Civil Society Key to Achieving the Millennium Development Goals

We are at the half-way point in the great global campaign to address the unacceptable divide between rich and poor. The 2000 Millennium Declaration and the Millennium Development Goals (MDGs) – agreed by 189 Governments from the North and South - have provided a global framework to measure the world’s progress to reduce poverty by the year 2015. It is unique for 2 reasons. First because it has specific measurable goals and second because it is about a 15 year campaign. Campaigns come and go and it is difficult to keep sustained attention over a long period of time.

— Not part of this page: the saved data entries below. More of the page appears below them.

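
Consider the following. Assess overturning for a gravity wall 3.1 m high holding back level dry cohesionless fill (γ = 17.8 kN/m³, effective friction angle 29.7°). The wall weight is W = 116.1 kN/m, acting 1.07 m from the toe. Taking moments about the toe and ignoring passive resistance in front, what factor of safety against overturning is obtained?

K_a = tan²(45° − 29.7°/2) = 0.3374.
P_a = ½K_aγH² = 0.5×0.3374×17.8×3.1² = 28.86 kN/m, acting at H/3 = 1.033 m above the base.
Overturning moment M_o = P_a × H/3 = 28.86 × 1.033 = 29.82.
Resisting moment M_r = W × 1.07 = 116.1 × 1.07 = 124.2.
FS_overturning = M_r/M_o = 124.2/29.82 = 4.166.

4.17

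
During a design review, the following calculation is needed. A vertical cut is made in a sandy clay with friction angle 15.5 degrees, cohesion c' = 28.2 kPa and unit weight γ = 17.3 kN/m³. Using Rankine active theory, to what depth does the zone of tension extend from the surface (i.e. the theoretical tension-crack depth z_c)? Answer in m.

K_a = tan²(45° − 15.5°/2) = 0.5782; √K_a = 0.7604.
The active pressure is zero where K_a γ z = 2c√K_a, so z_c = 2c/(γ√K_a) = 2×28.2/(17.3×0.7604) = 4.287 m.

4.29 m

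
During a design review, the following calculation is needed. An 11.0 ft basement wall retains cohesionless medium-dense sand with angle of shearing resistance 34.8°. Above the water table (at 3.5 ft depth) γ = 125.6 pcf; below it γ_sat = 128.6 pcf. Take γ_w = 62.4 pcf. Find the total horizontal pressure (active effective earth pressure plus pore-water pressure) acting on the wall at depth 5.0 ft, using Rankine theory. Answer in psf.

241 psf

K_a = (1 − sin φ)/(1 + sin φ) = 0.2733.
γ' = 128.6 − 62.4 = 66.20 pcf.
Effective vertical stress at 5.0 ft: σ'_v = 125.6×3.5 + 66.20×1.50 = 538.9 psf.
σ'_h = K_a σ'_v = 0.2733 × 538.9 = 147.3 psf; u = γ_w × 1.50 = 93.60 psf.
Total σ_h = 147.3 + 93.60 = 240.9 psf.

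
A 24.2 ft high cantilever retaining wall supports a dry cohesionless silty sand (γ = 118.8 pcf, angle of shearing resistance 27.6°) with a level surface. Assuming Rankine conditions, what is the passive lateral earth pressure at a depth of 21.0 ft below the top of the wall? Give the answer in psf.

6800 psf

K_p = (1 + sin φ)/(1 − sin φ) = 2.726.
σ_h = K_p γ z = 2.726 × 118.8 × 21.0 = 6802 psf.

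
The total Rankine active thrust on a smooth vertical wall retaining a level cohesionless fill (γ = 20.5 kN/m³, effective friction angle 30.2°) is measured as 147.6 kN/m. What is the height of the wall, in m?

6.60 m

K_a = 0.3307. P_a = ½ K_a γ H² ⇒ H = √(2P_a/(K_a γ)).
H = √(2×147.6/(0.3307×20.5)) = 6.599 m.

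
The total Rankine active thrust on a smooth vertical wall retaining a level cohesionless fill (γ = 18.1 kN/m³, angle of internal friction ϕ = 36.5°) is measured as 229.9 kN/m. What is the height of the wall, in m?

10.00 m

K_a = 0.2541. P_a = ½ K_a γ H² ⇒ H = √(2P_a/(K_a γ)).
H = √(2×229.9/(0.2541×18.1)) = 10.000 m.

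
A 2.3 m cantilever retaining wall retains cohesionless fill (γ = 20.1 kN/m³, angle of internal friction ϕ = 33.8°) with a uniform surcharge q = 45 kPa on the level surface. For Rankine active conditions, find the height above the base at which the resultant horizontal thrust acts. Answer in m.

1.02 m

K_a = 0.2851.
Triangular part P₁ = ½K_aγH² = 15.16 at H/3 = 0.7667 m; rectangular part P₂ = K_a q H = 29.51 at H/2 = 1.150 m.
ȳ = (P₁·0.7667 + P₂·1.150)/(P₁+P₂) = 1.020 m.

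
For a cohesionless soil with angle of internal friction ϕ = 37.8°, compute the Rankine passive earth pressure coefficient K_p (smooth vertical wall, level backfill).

K_p = (1 + sin φ)/(1 − sin φ) = tan²(45° + 37.8°/2) = 4.167.

4.17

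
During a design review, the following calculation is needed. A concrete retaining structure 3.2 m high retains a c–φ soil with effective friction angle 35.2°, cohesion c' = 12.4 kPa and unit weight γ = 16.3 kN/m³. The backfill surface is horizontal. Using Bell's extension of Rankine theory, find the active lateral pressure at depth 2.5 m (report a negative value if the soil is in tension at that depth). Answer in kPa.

K_a = (1 − sin φ)/(1 + sin φ) = 0.2687.
σ_a = K_a γ z − 2c√K_a = 0.2687×16.3×2.5 − 2×12.4×0.5184 = -1.906 kPa.

-1.91 kPa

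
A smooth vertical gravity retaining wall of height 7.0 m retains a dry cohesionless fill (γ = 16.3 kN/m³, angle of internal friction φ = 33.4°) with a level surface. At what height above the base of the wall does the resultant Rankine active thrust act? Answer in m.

2.33 m

K_a = 0.2899.
The pressure distribution is triangular, so the resultant acts at H/3 above the base = 7.0/3 = 2.333 m.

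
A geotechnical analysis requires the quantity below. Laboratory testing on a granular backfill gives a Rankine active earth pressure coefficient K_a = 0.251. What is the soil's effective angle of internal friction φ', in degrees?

K_a = tan²(45° − φ/2) ⇒ 45° − φ/2 = arctan(√0.251) = 26.61°.
φ = 2(45° − 26.61°) = 36.78°.

36.8°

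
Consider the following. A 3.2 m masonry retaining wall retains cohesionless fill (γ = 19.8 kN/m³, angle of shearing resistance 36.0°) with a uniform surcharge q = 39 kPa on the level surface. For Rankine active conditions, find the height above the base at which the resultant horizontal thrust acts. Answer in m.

K_a = 0.2596.
Triangular part P₁ = ½K_aγH² = 26.32 at H/3 = 1.067 m; rectangular part P₂ = K_a q H = 32.40 at H/2 = 1.600 m.
ȳ = (P₁·1.067 + P₂·1.600)/(P₁+P₂) = 1.361 m.

1.36 m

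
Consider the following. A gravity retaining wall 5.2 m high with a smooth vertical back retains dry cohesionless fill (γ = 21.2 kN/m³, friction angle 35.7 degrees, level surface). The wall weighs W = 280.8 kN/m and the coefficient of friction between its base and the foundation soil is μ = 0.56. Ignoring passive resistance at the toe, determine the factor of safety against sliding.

K_a = tan²(45° − 35.7°/2) = 0.2630.
P_a = ½K_aγH² = 0.5×0.2630×21.2×5.2² = 75.38 kN/m, acting at H/3 = 1.733 m above the base.
FS_sliding = μW / P_a = 0.56×280.8 / 75.38 = 2.086.

2.09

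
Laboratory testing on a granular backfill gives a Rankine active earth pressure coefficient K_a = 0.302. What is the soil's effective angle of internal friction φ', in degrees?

32.4°

K_a = tan²(45° − φ/2) ⇒ 45° − φ/2 = arctan(√0.302) = 28.79°.
φ = 2(45° − 28.79°) = 32.42°.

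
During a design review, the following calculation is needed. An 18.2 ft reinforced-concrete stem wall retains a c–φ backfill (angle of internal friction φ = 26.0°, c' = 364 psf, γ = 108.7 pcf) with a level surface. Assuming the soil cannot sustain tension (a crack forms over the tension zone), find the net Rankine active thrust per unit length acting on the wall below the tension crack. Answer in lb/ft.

K_a = 0.3905; √K_a = 0.6249.
Tension-crack depth z_c = 2c/(γ√K_a) = 2×364/(108.7×0.6249) = 10.72 ft.
σ_a at base = K_a γ H − 2c√K_a = 0.3905×108.7×18.2 − 2×364×0.6249 = 317.6 psf.
P_a = ½ × 317.6 × (H − z_c) = 0.5×317.6×7.482 = 1188 lb/ft.

1190 lb/ft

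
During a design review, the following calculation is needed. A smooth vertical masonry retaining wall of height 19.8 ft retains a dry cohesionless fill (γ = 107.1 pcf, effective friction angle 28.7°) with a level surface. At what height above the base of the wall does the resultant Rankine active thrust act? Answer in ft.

K_a = 0.3511.
The pressure distribution is triangular, so the resultant acts at H/3 above the base = 19.8/3 = 6.600 ft.

6.60 ft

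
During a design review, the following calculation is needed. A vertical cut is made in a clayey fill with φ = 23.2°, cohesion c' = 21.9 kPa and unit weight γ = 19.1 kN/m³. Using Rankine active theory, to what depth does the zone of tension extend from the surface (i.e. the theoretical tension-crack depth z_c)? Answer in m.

3.48 m

K_a = tan²(45° − 23.2°/2) = 0.4348; √K_a = 0.6594.
The active pressure is zero where K_a γ z = 2c√K_a, so z_c = 2c/(γ√K_a) = 2×21.9/(19.1×0.6594) = 3.478 m.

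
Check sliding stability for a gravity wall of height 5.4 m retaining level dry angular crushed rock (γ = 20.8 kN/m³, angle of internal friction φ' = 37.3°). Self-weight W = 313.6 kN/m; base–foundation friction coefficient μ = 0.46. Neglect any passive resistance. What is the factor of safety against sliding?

K_a = tan²(45° − 37.3°/2) = 0.2453.
P_a = ½K_aγH² = 0.5×0.2453×20.8×5.4² = 74.40 kN/m, acting at H/3 = 1.800 m above the base.
FS_sliding = μW / P_a = 0.46×313.6 / 74.40 = 1.939.

1.94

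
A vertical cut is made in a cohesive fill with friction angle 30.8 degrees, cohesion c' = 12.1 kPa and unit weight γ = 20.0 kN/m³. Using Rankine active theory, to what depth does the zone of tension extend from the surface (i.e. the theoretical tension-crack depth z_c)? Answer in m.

2.13 m

K_a = tan²(45° − 30.8°/2) = 0.3227; √K_a = 0.5681.
The active pressure is zero where K_a γ z = 2c√K_a, so z_c = 2c/(γ√K_a) = 2×12.1/(20.0×0.5681) = 2.130 m.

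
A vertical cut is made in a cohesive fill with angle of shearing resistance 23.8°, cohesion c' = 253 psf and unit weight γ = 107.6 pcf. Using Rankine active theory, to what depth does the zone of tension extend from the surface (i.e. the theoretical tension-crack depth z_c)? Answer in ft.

7.21 ft

K_a = tan²(45° − 23.8°/2) = 0.4250; √K_a = 0.6519.
The active pressure is zero where K_a γ z = 2c√K_a, so z_c = 2c/(γ√K_a) = 2×253/(107.6×0.6519) = 7.214 ft.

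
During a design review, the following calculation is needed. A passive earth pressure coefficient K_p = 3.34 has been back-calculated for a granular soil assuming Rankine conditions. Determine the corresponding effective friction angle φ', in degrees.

K_p = (1+sin φ)/(1−sin φ) ⇒ sin φ = (K_p − 1)/(K_p + 1) = 0.5392.
φ = arcsin(0.5392) = 32.63°.

32.6°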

The MDGs help keep attention going and growing. The High Level Event on MDGs in September, called by the UN Secretary-General is another opportunity to reinvigorate the commitments of every country. Where do we stand on the MDGs? Some progress has been made. 15 years ago one in three people lived on less than a dollar a day. We are now at one in five. More children have enrolled in primary education and child mortality has declined globally. The tuberculosis epidemic appears to be on the verge of decline and key interventions to control malaria have been expanded. But this is not enough. We have only 7 and a half years left and one billion people still live in extreme poverty. More than one billion people lack access to safe drinking water. About 2 billion people have no regular access to reliable energy services. 6,000 people die of AIDS each day. 750 million adults cannot read. And one of the most striking statistics is that the odds that a woman will die from complications in pregnancy in sub-Saharan Africa are 1 in 16 over the course of her lifetime, compared to 1 in 3,800 in the developed world. And those who carry almost zero responsibility for climate change are bearing the brunt of its effects, while the gap between the haves and the have-nots is widening.